Les critiques de la Presse

  1. Les Inrocks
    par Serge Kaganski

    Almodóvar retrouve ici toute sa science du storytelling, cette virtuosité feuilletonesque qui lui permet de jongler avec les époques, d’emboîter divers personnages ou péripéties secondaires convergeant tous en un seul grand récit, avec le recours au flash-back devant cheminer jusqu’à la grande émotion finale (...)

  2. Le Parisien
    par Renaud Baronian

     Ce magnifique mélo en forme de portrait de femme sur deux époques, passionné parfois, bouleversant la plupart du temps, donne envie d'embrasser le grand Pedro en fin de projection pour la façon si fine qu'il a de raconter et de filmer les grandes émotions. 

  3. 20 Minutes
    par Caroline Vié

    Le réalisateur sonde l'âme féminine avec son acuité habituelle pour un magnifique portrait de mère abandonnée...

  4. Le Point
    par La rédaction du Point

    Fini, les loufoqueries LGBT, fini, l'humour corrosif, Julieta est un drame pur aux airs de tragédie grecque, et révèle deux nouvelles muses au Panthéon de Pedro : Adriana Uguarte et Emma Suarez.

  5. Télérama
    par Louis Guichard

    Avec sa conclusion abrupte et amère, qui suggère une transmission de la culpabilité, le film s'éloigne des réussites consensuelles du cinéaste comme Parle avec elle ou Volver. Mais il fascine par cette alchimie entre la noirceur désenchantée du fond et l'éclat rédempteur de la forme.

  6. Nouvel Obs
    par Pascal Mérigeau

    De même que les personnages n’expriment jamais leurs émotions, le cinéaste interdit au film de se répandre, tendu, tenu, habité par une douleur sourde qui par moments se transforme en sérénité, que seul, dit-on, l’âge procure. 

  7. L'Express
    par Thierry Chèze

    L'ensemble, intensément émouvant, pourrait se noyer dans un torrent de larmes. Or c'est l'inverse qui se produit.
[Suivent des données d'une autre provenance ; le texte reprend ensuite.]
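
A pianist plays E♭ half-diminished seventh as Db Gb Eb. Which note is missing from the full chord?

The full E♭ half-diminished seventh chord is Eb, Gb, Bbb, Db.
Comparing with the voicing, the diminished 5th (5th) — Bbb — is absent.

Bbb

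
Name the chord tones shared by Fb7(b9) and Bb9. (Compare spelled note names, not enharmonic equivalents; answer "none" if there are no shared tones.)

Fb7(b9) = Fb, Ab, Cb, Ebb, Gbb.
Bb9 = Bb, D, F, Ab, C.
Shared: Ab.

Ab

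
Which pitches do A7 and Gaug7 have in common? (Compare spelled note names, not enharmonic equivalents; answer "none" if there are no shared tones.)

G

A7 = A, C#, E, G.
Gaug7 = G, B, D#, F.
Shared: G.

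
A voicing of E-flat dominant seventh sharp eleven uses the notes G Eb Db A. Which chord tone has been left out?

Bb

The full E-flat dominant seventh sharp eleven chord is Eb, G, Bb, Db, A.
Comparing with the voicing, the perfect 5th (5th) — Bb — is absent.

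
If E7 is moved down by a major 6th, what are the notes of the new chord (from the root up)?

G B D F

E down a major 6th → G. New chord: G dominant seventh.
Root: G
Major 3rd (3rd): B
Perfect 5th (5th): D
Minor 7th (7th): F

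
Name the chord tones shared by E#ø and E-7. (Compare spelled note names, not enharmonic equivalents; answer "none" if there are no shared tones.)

B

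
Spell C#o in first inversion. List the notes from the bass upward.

E  G  C#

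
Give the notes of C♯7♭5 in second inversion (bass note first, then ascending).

G, B, C♯, E♯

C♯7♭5 = C♯–E♯–G–B; second inversion → fifth (G) lowest.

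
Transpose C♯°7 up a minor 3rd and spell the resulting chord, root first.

Transposed root: C# → E (minor 3rd up). So we spell E diminished seventh:
root → E
3rd (minor 3rd) → G
5th (diminished 5th) → Bb
7th (diminished 7th) → Db

E G Bb Db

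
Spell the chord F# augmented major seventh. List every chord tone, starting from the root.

F-sharp, A-sharp, C-double-sharp, E-sharp

F# augmented major seventh is an augmented major seventh built on F-sharp.
root → F-sharp
3rd (major 3rd) → A-sharp
5th (augmented 5th) → C-double-sharp
7th (major 7th) → E-sharp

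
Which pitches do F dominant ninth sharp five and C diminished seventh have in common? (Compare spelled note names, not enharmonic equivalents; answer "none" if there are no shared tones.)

E-flat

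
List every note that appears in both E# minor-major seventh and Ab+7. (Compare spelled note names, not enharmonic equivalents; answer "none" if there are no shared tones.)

none

E# minor-major seventh: E# G# B# D##
Ab+7: Ab C E Gb
Common to both → none.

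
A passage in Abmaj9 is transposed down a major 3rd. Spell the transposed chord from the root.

Transposed root: Ab → Fb (major 3rd down). So we spell Fb major ninth:
root → Fb
3rd (major 3rd) → Ab
5th (perfect 5th) → Cb
7th (major 7th) → Eb
9th (major 9th) → Gb

Fb, Ab, Cb, Eb, Gb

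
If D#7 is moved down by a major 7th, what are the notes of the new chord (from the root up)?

E – G# – B – D

A major 7th down from D# is E, so the new chord is E dominant seventh.
root → E
3rd (major 3rd) → G#
5th (perfect 5th) → B
7th (minor 7th) → D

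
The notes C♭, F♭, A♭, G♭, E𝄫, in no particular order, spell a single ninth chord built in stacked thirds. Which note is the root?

Stacking in thirds gives F♭ – A♭ – C♭ – E𝄫 – G♭, so F♭ is the root — F♭ dominant ninth.

F♭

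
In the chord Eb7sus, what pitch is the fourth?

Eb7sus is built on Eb; its 4th is a perfect 4th above the root.
A fourth above E uses the letter A, and the perfect 4th above Eb is Ab.

Ab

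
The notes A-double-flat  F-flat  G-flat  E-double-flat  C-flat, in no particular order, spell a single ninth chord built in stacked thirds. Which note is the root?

F-flat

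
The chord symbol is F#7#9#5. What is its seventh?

E

F#7#9#5 is built on F#; its 7th is a minor 7th above the root.
A seventh above F uses the letter E, and the minor 7th above F# is E.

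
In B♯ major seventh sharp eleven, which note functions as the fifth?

Root of B♯ major seventh sharp eleven = B#. The 5th is a perfect 5th: B# up a perfect 5th → F##.

F##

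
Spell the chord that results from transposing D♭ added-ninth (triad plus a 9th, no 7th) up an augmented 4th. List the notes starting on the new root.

G  B  D  A

Transposed root: Db → G (augmented 4th up). So we spell G added-ninth:
G — root
B — major 3rd
D — perfect 5th
A — major 9th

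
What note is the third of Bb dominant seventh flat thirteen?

Bb dominant seventh flat thirteen is built on B♭; its 3rd is a major 3rd above the root.
A third above B uses the letter D, and the major 3rd above B♭ is D.

D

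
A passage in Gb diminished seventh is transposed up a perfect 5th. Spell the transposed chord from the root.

Transposed root: G-flat → D-flat (perfect 5th up). So we spell D-flat diminished seventh:
Root: D-flat
Minor 3rd (3rd): F-flat
Diminished 5th (5th): A-double-flat
Diminished 7th (7th): C-double-flat

D-flat – F-flat – A-double-flat – C-double-flat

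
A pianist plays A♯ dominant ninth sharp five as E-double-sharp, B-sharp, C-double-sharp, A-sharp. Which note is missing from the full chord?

G-sharp

The full A♯ dominant ninth sharp five chord is A-sharp, C-double-sharp, E-double-sharp, G-sharp, B-sharp.
Comparing with the voicing, the minor 7th (7th) — G-sharp — is absent.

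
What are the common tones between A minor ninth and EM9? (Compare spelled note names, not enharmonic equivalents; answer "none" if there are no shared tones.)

E B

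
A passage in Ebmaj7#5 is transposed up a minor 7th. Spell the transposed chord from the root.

A minor 7th up from Eb is Db, so the new chord is Db augmented major seventh.
Root: Db
Major 3rd (3rd): F
Augmented 5th (5th): A
Major 7th (7th): C

Db – F – A – C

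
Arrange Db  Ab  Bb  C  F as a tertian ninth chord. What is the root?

Stacking in thirds gives Bb – Db – F – Ab – C, so Bb is the root — Bb minor ninth.

Bb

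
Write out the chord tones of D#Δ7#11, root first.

Root D#, quality major seventh sharp eleven:
root → D#
3rd (major 3rd) → F##
5th (perfect 5th) → A#
7th (major 7th) → C##
11th (augmented 11th) → G##

D#  F##  A#  C##  G##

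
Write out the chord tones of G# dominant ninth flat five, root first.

G# dominant ninth flat five: dominant ninth flat five on G#.
Root: G#
Major 3rd (3rd): B#
Diminished 5th (5th): D
Minor 7th (7th): F#
Major 9th (9th): A#

G#  B#  D  F#  A#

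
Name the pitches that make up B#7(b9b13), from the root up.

B#, D##, F##, A#, C#, G#

Root B#, quality dominant seventh flat nine flat thirteen:
Root: B#
Major 3rd (3rd): D##
Perfect 5th (5th): F##
Minor 7th (7th): A#
Minor 9th (9th): C#
Minor 13th (13th): G#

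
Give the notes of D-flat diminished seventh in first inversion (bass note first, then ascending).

F-flat – A-double-flat – C-double-flat – D-flat

In root position, D-flat diminished seventh is D-flat–F-flat–A-double-flat–C-double-flat.
First inversion puts the third (F-flat) in the bass.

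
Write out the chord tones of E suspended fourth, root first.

E  A  B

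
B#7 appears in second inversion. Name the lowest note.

F##

B#7 in root position is B#–D##–F##–A#.
Second inversion places the fifth in the bass, which is F##.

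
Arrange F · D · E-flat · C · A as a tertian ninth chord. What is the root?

D

Stacking in thirds gives D – F – A – C – E-flat, so D is the root — D minor seventh flat nine.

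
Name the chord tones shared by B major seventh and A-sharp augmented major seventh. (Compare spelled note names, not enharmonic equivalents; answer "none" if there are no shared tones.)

A-sharp

B major seventh: B D-sharp F-sharp A-sharp
A-sharp augmented major seventh: A-sharp C-double-sharp E-double-sharp G-double-sharp
Common to both → A-sharp.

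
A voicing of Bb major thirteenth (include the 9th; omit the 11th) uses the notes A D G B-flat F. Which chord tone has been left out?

The full Bb major thirteenth chord is B-flat, D, F, A, C, G.
Comparing with the voicing, the major 9th (9th) — C — is absent.

C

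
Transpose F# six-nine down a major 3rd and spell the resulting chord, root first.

A major 3rd down from F-sharp is D, so the new chord is D six-nine.
D — root
F-sharp — major 3rd
A — perfect 5th
B — major 6th
E — major 9th

D, F-sharp, A, B, E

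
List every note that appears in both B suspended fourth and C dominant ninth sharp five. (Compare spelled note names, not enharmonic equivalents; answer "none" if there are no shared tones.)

E

B suspended fourth: B E F-sharp
C dominant ninth sharp five: C E G-sharp B-flat D
Common to both → E.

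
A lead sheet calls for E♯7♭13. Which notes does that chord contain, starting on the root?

E♯7♭13 is a dominant seventh flat thirteen built on E#.
E# — root
G## — major 3rd
B# — perfect 5th
D# — minor 7th
C# — minor 13th

E#, G##, B#, D#, C#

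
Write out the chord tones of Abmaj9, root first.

A♭ C E♭ G B♭

Abmaj9 is a major ninth built on A♭.
- root: A♭
- major 3rd: C
- perfect 5th: E♭
- major 7th: G
- major 9th: B♭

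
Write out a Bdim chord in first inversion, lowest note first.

D – F – B

In root position, Bdim is B–D–F.
First inversion puts the third (D) in the bass.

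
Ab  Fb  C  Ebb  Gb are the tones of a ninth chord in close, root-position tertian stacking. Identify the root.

Stacking in thirds gives Fb – Ab – C – Ebb – Gb, so Fb is the root — Fb dominant ninth sharp five.

Fb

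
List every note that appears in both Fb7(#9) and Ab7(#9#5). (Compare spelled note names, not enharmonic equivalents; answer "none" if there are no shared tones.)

Ab

Fb7(#9): Fb Ab Cb Ebb G
Ab7(#9#5): Ab C E Gb B
Common to both → Ab.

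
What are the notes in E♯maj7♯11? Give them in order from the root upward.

E♯maj7♯11: major seventh sharp eleven on E♯.
Root: E♯
Major 3rd (3rd): G𝄪
Perfect 5th (5th): B♯
Major 7th (7th): D𝄪
Augmented 11th (11th): A𝄪

E♯, G𝄪, B♯, D𝄪, A𝄪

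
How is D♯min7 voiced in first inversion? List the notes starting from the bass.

F♯ – A♯ – C♯ – D♯

In root position, D♯min7 is D♯–F♯–A♯–C♯.
First inversion puts the third (F♯) in the bass.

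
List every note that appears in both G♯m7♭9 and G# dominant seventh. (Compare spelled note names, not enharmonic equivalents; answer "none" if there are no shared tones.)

G♯m7♭9 = G#, B, D#, F#, A.
G# dominant seventh = G#, B#, D#, F#.
Shared: G#, D#, F#.

G#  D#  F#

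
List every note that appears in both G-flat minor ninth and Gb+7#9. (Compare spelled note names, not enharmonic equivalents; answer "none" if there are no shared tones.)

Gb – Fb

G-flat minor ninth = Gb, Bbb, Db, Fb, Ab.
Gb+7#9 = Gb, Bb, D, Fb, A.
Shared: Gb, Fb.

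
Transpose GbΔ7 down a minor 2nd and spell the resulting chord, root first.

Transposed root: Gb → F (minor 2nd down). So we spell F major seventh:
root → F
3rd (major 3rd) → A
5th (perfect 5th) → C
7th (major 7th) → E

F – A – C – E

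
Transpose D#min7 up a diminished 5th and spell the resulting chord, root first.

Transposed root: D# → A (diminished 5th up). So we spell A minor seventh:
root → A
3rd (minor 3rd) → C
5th (perfect 5th) → E
7th (minor 7th) → G

A – C – E – G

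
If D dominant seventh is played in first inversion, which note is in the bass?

F-sharp

D dominant seventh in root position is D–F-sharp–A–C.
First inversion places the third in the bass, which is F-sharp.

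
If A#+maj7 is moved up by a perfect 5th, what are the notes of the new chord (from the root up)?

A# up a perfect 5th → E#. New chord: E# augmented major seventh.
root → E#
3rd (major 3rd) → G##
5th (augmented 5th) → B##
7th (major 7th) → D##

E# G## B## D##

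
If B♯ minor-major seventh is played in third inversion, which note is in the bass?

B♯ minor-major seventh in root position is B-sharp–D-sharp–F-double-sharp–A-double-sharp.
Third inversion places the seventh in the bass, which is A-double-sharp.

A-double-sharp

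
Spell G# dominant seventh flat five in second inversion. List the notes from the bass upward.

In root position, G# dominant seventh flat five is G♯–B♯–D–F♯.
Second inversion puts the fifth (D) in the bass.

D – F♯ – G♯ – B♯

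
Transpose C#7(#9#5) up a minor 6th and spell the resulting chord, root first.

A minor 6th up from C# is A, so the new chord is A dominant seventh sharp nine sharp five.
- root: A
- major 3rd: C#
- augmented 5th: E#
- minor 7th: G
- augmented 9th: B#

A C# E# G B#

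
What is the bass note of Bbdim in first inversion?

Bbdim in root position is Bb–Db–Fb.
First inversion places the third in the bass, which is Db.

Db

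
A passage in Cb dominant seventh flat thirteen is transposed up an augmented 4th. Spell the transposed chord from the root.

F – A – C – Eb – Db

Transposed root: Cb → F (augmented 4th up). So we spell F dominant seventh flat thirteen:
root → F
3rd (major 3rd) → A
5th (perfect 5th) → C
7th (minor 7th) → Eb
13th (minor 13th) → Db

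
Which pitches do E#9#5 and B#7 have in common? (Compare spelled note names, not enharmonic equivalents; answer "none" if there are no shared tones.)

E#9#5 = E#, G##, B##, D#, F##.
B#7 = B#, D##, F##, A#.
Shared: F##.

F##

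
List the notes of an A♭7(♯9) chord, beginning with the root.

Ab C Eb Gb B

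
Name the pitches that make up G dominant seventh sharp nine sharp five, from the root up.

Root G, quality dominant seventh sharp nine sharp five:
Root: G
Major 3rd (3rd): B
Augmented 5th (5th): D#
Minor 7th (7th): F
Augmented 9th (9th): A#

G, B, D#, F, A#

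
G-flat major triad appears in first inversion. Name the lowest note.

G-flat major triad = G♭–B♭–D♭. First inversion → third in the bass = B♭.

B♭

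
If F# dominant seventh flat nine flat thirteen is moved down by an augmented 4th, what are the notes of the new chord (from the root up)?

C  E  G  Bb  Db  Ab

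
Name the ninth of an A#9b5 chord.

B#

Root of A#9b5 = A#. The 9th is a major 9th: A# up a major 9th → B#.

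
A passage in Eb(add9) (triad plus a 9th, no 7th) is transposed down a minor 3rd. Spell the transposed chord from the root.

C E G D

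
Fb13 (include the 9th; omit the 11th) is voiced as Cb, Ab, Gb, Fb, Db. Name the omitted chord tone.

Ebb

The full Fb13 chord is Fb, Ab, Cb, Ebb, Gb, Db.
Comparing with the voicing, the minor 7th (7th) — Ebb — is absent.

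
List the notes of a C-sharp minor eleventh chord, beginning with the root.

C-sharp minor eleventh is a minor eleventh built on C-sharp.
root → C-sharp
3rd (minor 3rd) → E
5th (perfect 5th) → G-sharp
7th (minor 7th) → B
9th (major 9th) → D-sharp
11th (perfect 11th) → F-sharp

C-sharp, E, G-sharp, B, D-sharp, F-sharp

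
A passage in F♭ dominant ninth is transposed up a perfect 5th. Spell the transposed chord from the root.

Transposed root: F-flat → C-flat (perfect 5th up). So we spell C-flat dominant ninth:
- root: C-flat
- major 3rd: E-flat
- perfect 5th: G-flat
- minor 7th: B-double-flat
- major 9th: D-flat

C-flat, E-flat, G-flat, B-double-flat, D-flat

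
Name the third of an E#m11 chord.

E#m11 is built on E#; its 3rd is a minor 3rd above the root.
A third above E uses the letter G, and the minor 3rd above E# is G#.

G#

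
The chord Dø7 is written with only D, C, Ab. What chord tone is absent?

F

Dø7 = D, F, Ab, C. The voicing lacks the 3rd (minor 3rd), F.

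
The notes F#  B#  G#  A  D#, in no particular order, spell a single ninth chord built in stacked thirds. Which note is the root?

Arranged so that each adjacent pair is a third by letter name: G# – B# – D# – F# – A.
The bottom of that stack, G#, is the root (this is G# dominant seventh flat nine).

G#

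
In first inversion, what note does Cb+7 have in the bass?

Eb

Cb+7 in root position is Cb–Eb–G–Bbb.
First inversion places the third in the bass, which is Eb.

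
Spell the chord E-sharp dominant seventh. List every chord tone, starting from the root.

E-sharp dominant seventh: dominant seventh on E-sharp.
root → E-sharp
3rd (major 3rd) → G-double-sharp
5th (perfect 5th) → B-sharp
7th (minor 7th) → D-sharp

E-sharp – G-double-sharp – B-sharp – D-sharp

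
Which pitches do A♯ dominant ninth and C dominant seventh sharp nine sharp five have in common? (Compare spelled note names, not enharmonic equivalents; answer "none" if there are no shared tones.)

G-sharp

A♯ dominant ninth = A-sharp, C-double-sharp, E-sharp, G-sharp, B-sharp.
C dominant seventh sharp nine sharp five = C, E, G-sharp, B-flat, D-sharp.
Shared: G-sharp.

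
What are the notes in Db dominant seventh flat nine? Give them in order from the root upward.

D♭  F  A♭  C♭  E𝄫

Db dominant seventh flat nine is a dominant seventh flat nine built on D♭.
root → D♭
3rd (major 3rd) → F
5th (perfect 5th) → A♭
7th (minor 7th) → C♭
9th (minor 9th) → E𝄫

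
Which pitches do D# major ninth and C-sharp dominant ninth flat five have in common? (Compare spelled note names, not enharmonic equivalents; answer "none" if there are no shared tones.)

D# major ninth = D-sharp, F-double-sharp, A-sharp, C-double-sharp, E-sharp.
C-sharp dominant ninth flat five = C-sharp, E-sharp, G, B, D-sharp.
Shared: D-sharp, E-sharp.

D-sharp, E-sharp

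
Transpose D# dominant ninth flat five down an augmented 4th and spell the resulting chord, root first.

D# down an augmented 4th → A. New chord: A dominant ninth flat five.
- root: A
- major 3rd: C#
- diminished 5th: Eb
- minor 7th: G
- major 9th: B

A  C#  Eb  G  B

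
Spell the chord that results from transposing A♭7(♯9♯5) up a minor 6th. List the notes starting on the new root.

Fb Ab C Ebb G

Ab up a minor 6th → Fb. New chord: Fb dominant seventh sharp nine sharp five.
root → Fb
3rd (major 3rd) → Ab
5th (augmented 5th) → C
7th (minor 7th) → Ebb
9th (augmented 9th) → G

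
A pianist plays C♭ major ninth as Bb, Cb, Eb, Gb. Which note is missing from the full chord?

Db

C♭ major ninth = Cb, Eb, Gb, Bb, Db. The voicing lacks the 9th (major 9th), Db.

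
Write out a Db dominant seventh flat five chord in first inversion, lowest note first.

Db dominant seventh flat five = D-flat–F–A-double-flat–C-flat; first inversion → third (F) lowest.

F, A-double-flat, C-flat, D-flat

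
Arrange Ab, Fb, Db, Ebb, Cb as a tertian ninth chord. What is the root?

Db

Stacking in thirds gives Db – Fb – Ab – Cb – Ebb, so Db is the root — Db minor seventh flat nine.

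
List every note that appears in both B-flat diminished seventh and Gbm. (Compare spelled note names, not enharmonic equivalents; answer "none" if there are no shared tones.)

B-flat diminished seventh: B♭ D♭ F♭ A𝄫
Gbm: G♭ B𝄫 D♭
Common to both → D♭.

D♭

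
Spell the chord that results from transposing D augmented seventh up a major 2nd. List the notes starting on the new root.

Transposed root: D → E (major 2nd up). So we spell E augmented seventh:
- root: E
- major 3rd: G#
- augmented 5th: B#
- minor 7th: D

E, G#, B#, D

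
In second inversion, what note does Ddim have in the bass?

Ab

Ddim in root position is D–F–Ab.
Second inversion places the fifth in the bass, which is Ab.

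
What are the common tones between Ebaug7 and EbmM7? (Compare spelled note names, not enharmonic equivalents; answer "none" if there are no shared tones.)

Ebaug7 = E♭, G, B, D♭.
EbmM7 = E♭, G♭, B♭, D.
Shared: E♭.

E♭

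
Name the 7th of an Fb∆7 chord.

E♭

Fb∆7 is built on F♭; its 7th is a major 7th above the root.
A seventh above F uses the letter E, and the major 7th above F♭ is E♭.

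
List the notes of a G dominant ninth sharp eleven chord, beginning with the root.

Root G, quality dominant ninth sharp eleven:
G — root
B — major 3rd
D — perfect 5th
F — minor 7th
A — major 9th
C-sharp — augmented 11th

G, B, D, F, A, C-sharp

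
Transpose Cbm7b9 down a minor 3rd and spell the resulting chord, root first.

Ab, Cb, Eb, Gb, Bbb

Cb down a minor 3rd → Ab. New chord: Ab minor seventh flat nine.
- root: Ab
- minor 3rd: Cb
- perfect 5th: Eb
- minor 7th: Gb
- minor 9th: Bbb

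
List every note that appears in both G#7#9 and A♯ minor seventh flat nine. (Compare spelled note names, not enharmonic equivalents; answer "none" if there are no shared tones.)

G#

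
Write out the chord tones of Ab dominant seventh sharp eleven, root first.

A-flat – C – E-flat – G-flat – D

Root A-flat, quality dominant seventh sharp eleven:
Root: A-flat
Major 3rd (3rd): C
Perfect 5th (5th): E-flat
Minor 7th (7th): G-flat
Augmented 11th (11th): D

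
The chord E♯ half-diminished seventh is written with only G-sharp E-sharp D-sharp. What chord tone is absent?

The full E♯ half-diminished seventh chord is E-sharp, G-sharp, B, D-sharp.
Comparing with the voicing, the diminished 5th (5th) — B — is absent.

B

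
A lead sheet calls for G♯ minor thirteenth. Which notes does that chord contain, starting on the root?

G♯ minor thirteenth: minor thirteenth on G#.
G# — root
B — minor 3rd
D# — perfect 5th
F# — minor 7th
A# — major 9th
C# — perfect 11th
E# — major 13th

G# – B – D# – F# – A# – C# – E#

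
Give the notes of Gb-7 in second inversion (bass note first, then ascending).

Db Fb Gb Bbb

In root position, Gb-7 is Gb–Bbb–Db–Fb.
Second inversion puts the fifth (Db) in the bass.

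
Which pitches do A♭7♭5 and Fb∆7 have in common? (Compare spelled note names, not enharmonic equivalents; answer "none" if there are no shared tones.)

A♭

A♭7♭5 = A♭, C, E𝄫, G♭.
Fb∆7 = F♭, A♭, C♭, E♭.
Shared: A♭.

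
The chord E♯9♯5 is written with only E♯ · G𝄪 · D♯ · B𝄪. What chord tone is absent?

E♯9♯5 = E♯, G𝄪, B𝄪, D♯, F𝄪. The voicing lacks the 9th (major 9th), F𝄪.

F𝄪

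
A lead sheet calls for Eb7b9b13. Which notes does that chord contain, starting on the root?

E♭ – G – B♭ – D♭ – F♭ – C♭

Eb7b9b13 is a dominant seventh flat nine flat thirteen built on E♭.
E♭ — root
G — major 3rd
B♭ — perfect 5th
D♭ — minor 7th
F♭ — minor 9th
C♭ — minor 13th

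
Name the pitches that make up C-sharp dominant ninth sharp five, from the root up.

C-sharp  E-sharp  G-double-sharp  B  D-sharp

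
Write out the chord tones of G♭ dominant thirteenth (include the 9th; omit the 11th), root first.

G♭ dominant thirteenth is a dominant thirteenth built on Gb.
- root: Gb
- major 3rd: Bb
- perfect 5th: Db
- minor 7th: Fb
- major 9th: Ab
- major 13th: Eb

Gb  Bb  Db  Fb  Ab  Eb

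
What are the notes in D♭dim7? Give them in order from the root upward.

Db  Fb  Abb  Cbb

Root Db, quality diminished seventh:
- root: Db
- minor 3rd: Fb
- diminished 5th: Abb
- diminished 7th: Cbb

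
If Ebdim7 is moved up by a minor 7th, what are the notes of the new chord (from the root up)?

D♭ – F♭ – A𝄫 – C𝄫

E♭ up a minor 7th → D♭. New chord: D♭ diminished seventh.
root → D♭
3rd (minor 3rd) → F♭
5th (diminished 5th) → A𝄫
7th (diminished 7th) → C𝄫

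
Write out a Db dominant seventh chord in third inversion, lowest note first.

C-flat – D-flat – F – A-flat

Db dominant seventh = D-flat–F–A-flat–C-flat; third inversion → seventh (C-flat) lowest.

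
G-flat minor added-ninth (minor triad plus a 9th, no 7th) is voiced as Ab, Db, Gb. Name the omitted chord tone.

The full G-flat minor added-ninth chord is Gb, Bbb, Db, Ab.
Comparing with the voicing, the minor 3rd (3rd) — Bbb — is absent.

Bbb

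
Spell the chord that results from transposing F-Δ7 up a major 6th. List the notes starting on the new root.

A major 6th up from F is D, so the new chord is D minor-major seventh.
D — root
F — minor 3rd
A — perfect 5th
C♯ — major 7th

D, F, A, C♯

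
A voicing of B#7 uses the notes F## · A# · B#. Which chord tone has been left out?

The full B#7 chord is B#, D##, F##, A#.
Comparing with the voicing, the major 3rd (3rd) — D## — is absent.

D##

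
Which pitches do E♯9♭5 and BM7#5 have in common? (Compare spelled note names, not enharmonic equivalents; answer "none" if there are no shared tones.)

E♯9♭5 = E#, G##, B, D#, F##.
BM7#5 = B, D#, F##, A#.
Shared: B, D#, F##.

B – D# – F##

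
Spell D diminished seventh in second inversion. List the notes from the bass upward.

D diminished seventh = D–F–A-flat–C-flat; second inversion → fifth (A-flat) lowest.

A-flat  C-flat  D  F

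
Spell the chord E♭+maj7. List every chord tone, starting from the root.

E♭+maj7: augmented major seventh on Eb.
- root: Eb
- major 3rd: G
- augmented 5th: B
- major 7th: D

Eb  G  B  D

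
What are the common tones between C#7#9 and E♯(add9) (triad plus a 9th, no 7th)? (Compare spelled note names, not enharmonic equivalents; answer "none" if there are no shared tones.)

C#7#9 = C#, E#, G#, B, D##.
E♯(add9) = E#, G##, B#, F##.
Shared: E#.

E#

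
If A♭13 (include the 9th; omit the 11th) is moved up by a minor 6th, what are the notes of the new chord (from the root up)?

Ab up a minor 6th → Fb. New chord: Fb dominant thirteenth.
Fb — root
Ab — major 3rd
Cb — perfect 5th
Ebb — minor 7th
Gb — major 9th
Db — major 13th

Fb  Ab  Cb  Ebb  Gb  Db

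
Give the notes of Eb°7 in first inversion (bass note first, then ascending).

Gb – Bbb – Dbb – Eb

In root position, Eb°7 is Eb–Gb–Bbb–Dbb.
First inversion puts the third (Gb) in the bass.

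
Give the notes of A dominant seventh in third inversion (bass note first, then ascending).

A dominant seventh = A–C-sharp–E–G; third inversion → seventh (G) lowest.

G A C-sharp E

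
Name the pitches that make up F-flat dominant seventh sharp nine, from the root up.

F-flat, A-flat, C-flat, E-double-flat, G

F-flat dominant seventh sharp nine: dominant seventh sharp nine on F-flat.
F-flat — root
A-flat — major 3rd
C-flat — perfect 5th
E-double-flat — minor 7th
G — augmented 9th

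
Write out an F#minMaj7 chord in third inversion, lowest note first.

E#  F#  A  C#

F#minMaj7 = F#–A–C#–E#; third inversion → seventh (E#) lowest.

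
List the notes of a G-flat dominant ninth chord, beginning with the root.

G-flat – B-flat – D-flat – F-flat – A-flat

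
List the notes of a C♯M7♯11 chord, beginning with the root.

C#, E#, G#, B#, F##

C♯M7♯11 is a major seventh sharp eleven built on C#.
root → C#
3rd (major 3rd) → E#
5th (perfect 5th) → G#
7th (major 7th) → B#
11th (augmented 11th) → F##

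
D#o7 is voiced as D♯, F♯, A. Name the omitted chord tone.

C

D#o7 = D♯, F♯, A, C. The voicing lacks the 7th (diminished 7th), C.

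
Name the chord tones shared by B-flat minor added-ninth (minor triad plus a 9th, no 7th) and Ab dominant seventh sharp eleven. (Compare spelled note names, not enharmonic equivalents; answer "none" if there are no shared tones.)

B-flat minor added-ninth: B-flat D-flat F C
Ab dominant seventh sharp eleven: A-flat C E-flat G-flat D
Common to both → C.

C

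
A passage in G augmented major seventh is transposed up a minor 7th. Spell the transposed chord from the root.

F  A  C-sharp  E

G up a minor 7th → F. New chord: F augmented major seventh.
- root: F
- major 3rd: A
- augmented 5th: C-sharp
- major 7th: E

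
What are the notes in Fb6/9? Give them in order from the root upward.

Root Fb, quality six-nine:
Fb — root
Ab — major 3rd
Cb — perfect 5th
Db — major 6th
Gb — major 9th

Fb, Ab, Cb, Db, Gb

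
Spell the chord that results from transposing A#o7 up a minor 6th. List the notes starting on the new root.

F# A C Eb

A minor 6th up from A# is F#, so the new chord is F# diminished seventh.
- root: F#
- minor 3rd: A
- diminished 5th: C
- diminished 7th: Eb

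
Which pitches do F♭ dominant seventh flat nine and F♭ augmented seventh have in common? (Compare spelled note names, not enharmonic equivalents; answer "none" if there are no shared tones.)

F♭ dominant seventh flat nine: F-flat A-flat C-flat E-double-flat G-double-flat
F♭ augmented seventh: F-flat A-flat C E-double-flat
Common to both → F-flat, A-flat, E-double-flat.

F-flat  A-flat  E-double-flat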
Dans sa mise en images comme dans le choix des couleurs vives, Julieta est traversé par une vraie dureté, et flirte allègrement, le temps d'une scène dans un train, magistrale de sensualité, avec le film noir.  

  8. Le Monde
    par Thomas Sotinel

    De cet alliage entre la banalité de la douleur et les formes fantastiques que peut lui donner le cinéma, ­Almodovar fait un beau film d’une tristesse très pure.
     

  9. Libération
    par Clément Ghys

    L’écrasante machinerie du film, couplée à une dimension trop hors-sol, empêche au drame d’exprimer véritablement toute sa puissance d’attraction émotionnelle.